Okra everywhere

Mr. Osei saw Elizabeth Otolizz for the first time when she stopped to eat in his restaurant in the late 1980s and he pointed out that she had spilled okra on her blouse. She moved to New York in 1986 and worked as a home health nurse, a newspaper deliverywoman and a taxi driver. She spilled out stories about the celebrities she had met, like Snoop Dogg, and the times she had been beaten up by customers. She carried in her purse masses of wires that she used to make emergency taxi repairs.

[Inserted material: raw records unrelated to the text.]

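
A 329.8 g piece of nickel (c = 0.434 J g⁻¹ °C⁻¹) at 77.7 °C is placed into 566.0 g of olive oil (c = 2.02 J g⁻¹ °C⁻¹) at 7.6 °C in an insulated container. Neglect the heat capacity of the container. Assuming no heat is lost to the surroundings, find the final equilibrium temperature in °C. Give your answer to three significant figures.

T_f = 15.4 °C

Heat lost by nickel = heat gained by olive oil.
(329.8)(0.434)(77.7 − T) = (566.0)(2.02)(T − 7.6)
143.1332 (77.7 − T) = 1143.32 (T − 7.6)
11121 − 143.1332 T = 1143.32 T − 8689.2
19810.2 = 1286.4532 T
T = 15.40 °C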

When Mr. Osei went back to driving a taxi, he would occasionally spot Elizabeth at airport taxi stands and chat. Then, when he saw her driving her taxi, he would ask her for her phone number at stop lights. But Elizabeth, who was getting over a previous relationship, demurred.

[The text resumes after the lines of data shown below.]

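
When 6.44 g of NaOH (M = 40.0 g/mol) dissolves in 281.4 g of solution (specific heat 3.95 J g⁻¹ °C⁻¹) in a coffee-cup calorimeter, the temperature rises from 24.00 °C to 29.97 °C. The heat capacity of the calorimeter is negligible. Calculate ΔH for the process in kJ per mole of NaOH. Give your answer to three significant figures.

|ΔT| = |29.97 − 24.00| = 5.97 °C
|q_surr| = (281.4 × 3.95) × 5.97 = 1111.53 × 5.97 = 6636 J
n(NaOH) = 6.44 / 40.0 = 0.1610 mol
Temperature rose, so q_rxn = −|q_surr| = -6.636 kJ
ΔH = q_rxn / n = -41.22 kJ/mol

ΔH = -41.2 kJ/mol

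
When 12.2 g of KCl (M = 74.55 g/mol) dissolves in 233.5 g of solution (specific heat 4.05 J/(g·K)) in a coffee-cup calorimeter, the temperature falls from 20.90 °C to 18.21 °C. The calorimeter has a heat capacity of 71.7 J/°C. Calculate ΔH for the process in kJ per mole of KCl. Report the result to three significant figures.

|ΔT| = |18.21 − 20.90| = 2.69 °C
|q_surr| = (233.5 × 4.05 + 71.7) × 2.69 = 1017.375 × 2.69 = 2737 J
n(KCl) = 12.2 / 74.55 = 0.1636 mol
Temperature fell, so q_rxn = +|q_surr| = 2.737 kJ
ΔH = q_rxn / n = 16.73 kJ/mol

ΔH = 16.7 kJ/mol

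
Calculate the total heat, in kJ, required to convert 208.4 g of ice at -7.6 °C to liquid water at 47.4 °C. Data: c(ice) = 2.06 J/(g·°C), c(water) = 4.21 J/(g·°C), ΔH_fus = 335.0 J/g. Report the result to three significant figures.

q1 (heat ice -7.6→0.0 °C): 208.4 × 2.06 × 7.6 = 3263 J
q2 (melt at 0 °C): 208.4 × 335.0 = 69814 J
q3 (heat water 0.0→47.4 °C): 208.4 × 4.21 × 47.4 = 41587 J
Total: 3263 + 69814 + 41587 = 114664 J = 115 kJ

q = 115 kJ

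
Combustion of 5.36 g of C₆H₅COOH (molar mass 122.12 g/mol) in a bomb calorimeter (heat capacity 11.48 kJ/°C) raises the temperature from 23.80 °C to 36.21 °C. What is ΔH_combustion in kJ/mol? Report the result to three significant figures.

ΔH = -3250 kJ/mol

ΔT = 36.21 − 23.80 = 12.41 °C
q_cal = C_cal × ΔT = 11.48 × 12.41 = 142.4668 kJ
n = 5.36 / 122.12 = 0.04389 mol
q_rxn = −q_cal = -142.4668 kJ
ΔH = -142.4668 / 0.04389 = -3246 kJ/mol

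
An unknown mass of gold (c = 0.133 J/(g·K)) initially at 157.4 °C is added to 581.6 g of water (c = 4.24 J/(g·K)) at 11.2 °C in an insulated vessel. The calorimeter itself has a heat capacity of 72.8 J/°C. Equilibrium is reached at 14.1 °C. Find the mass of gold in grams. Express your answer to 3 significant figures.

m = 386 g

q_gained = (581.6 × 4.24 + 72.8) × (14.1 − 11.2) = 7362 J
q_lost = m × 0.133 × (157.4 − 14.1) = 19.0589 m
m = 7362 / 19.0589 = 386 g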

In 1991, Mr. Osei’s taxi medallion was about to fall into foreclosure, and Elizabeth offered to go into business with him. She borrowed $1,500 from an African grocery store owner and alternated with Mr. Osei driving his Chevy Caprice in 12-hour shifts to help pay off the loan. Soon, Elizabeth decided she was ready to take their friendship beyond a trade-off of taxi keys. In 1995, they wed in New Jersey, had two sons and slowly and steadily built a small taxi empire.

But in 2006, after his brother died of complications related to diabetes, Mr. Osei was called back to Ghana to assume the title of chief. Suddenly, Mr. Osei was being carried on a palanquin, conducting judicial hearings and officiating at festivals. Ms. Osei still laughs when she describes the expression on her husband’s face when he returned from that first trip back to Ghana.